Hier scheint wohl der Wunsch Vater des Gedanken zu sein. Erstens muss Kurz am Dienstag noch Kanzler sein. Die Chancen dafür sind wohl fifty fifty. Zweitens muss er jetzt einen Wahlkampf führen, der die Gelenkigkeit eines Schlangenmenschen erfordert. Wie will er denn erklären, dass einerseits sein Partner alles verbockt hat, er aber für die Erfolge ganz allein steht. Und es war ja eine erfolgreiche Regierung. Vielleicht die erfolgreichste seit langem. Das sehen viele ÖVP und FPÖ Wähler genauso.  Er muss also der FPÖ, der er realistisch die Hälfte des Ruhmes zusprechen müsste, vorwerfen ....ja was eigentlich? Das mit dem Video ( vor! der letzten Wahl gedreht) zieht bald nicht mehr. Viele Österreicher werden das lockerer sehen. Und wie will er da selbst glänzen? Drittens. Nach dem Spie ist vor dem Spiel. Mit wem will er denn nach der Wahl regieren? Absolute Mehrheit ist wohl nur ein Traum. Also realistisch SPÖ. Und dann ist er auf ganzer Linie gescheitert, denn in Wahrheit war sein ganzes Programm genau diese „grosse“ bleierne Koalition abzulösen und das begründete seinen Erfolg. Er hat schlicht und einfach seinen Partner erschossen und wird es schwer haben eine Regierung zu bilden. Minderheitsregierung? Naja, viel Glück. In Tat und Wahrheit ist Kurz grandios in die Irre gelaufen. Er hat das Kind mit dem Bade ausgeschüttet und die Mutter mit der Wanne erschlagen. Strache und Gudenus waren ja schon weg. Wozu dann noch Neuwahlen? Viertens. Lob von der falschen Seite ist das schlimmste Gift. Bei Herrn Kanzler Kurz sollten alle Alarmglocken schrillen, wenn er auf einmal von der gesamten Österreichischen und deutschen Linkspresse plus Fernsehen plus linken, deutschen Politikern und vor allem auch noch von der deutschen Regierung gelobt wird!
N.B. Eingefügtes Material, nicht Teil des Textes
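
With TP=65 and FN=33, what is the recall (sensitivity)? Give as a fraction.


Recall = TP / (TP + FN) = 65 / 98 = 65/98.

65/98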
Schlimmer gehts nimmer. Die Piefke sind katastrophale Wahlhelfer, das weiss er. Selber Schuld.

Roland Müller / 23.05.2019

Ach Herr Weimer, der Herr Kurz hat mit seiner Vorgehensweise sämtliche Reformvorhaben beerdigt, für die er gewählt wurde. Die Wähler werden ihm die Rückkehr zum Stillstand und den altbekannten erbärmlichen ideologischen Grabenkämpfen nicht danken, wenn sie noch einen Funken Verstand besitzen.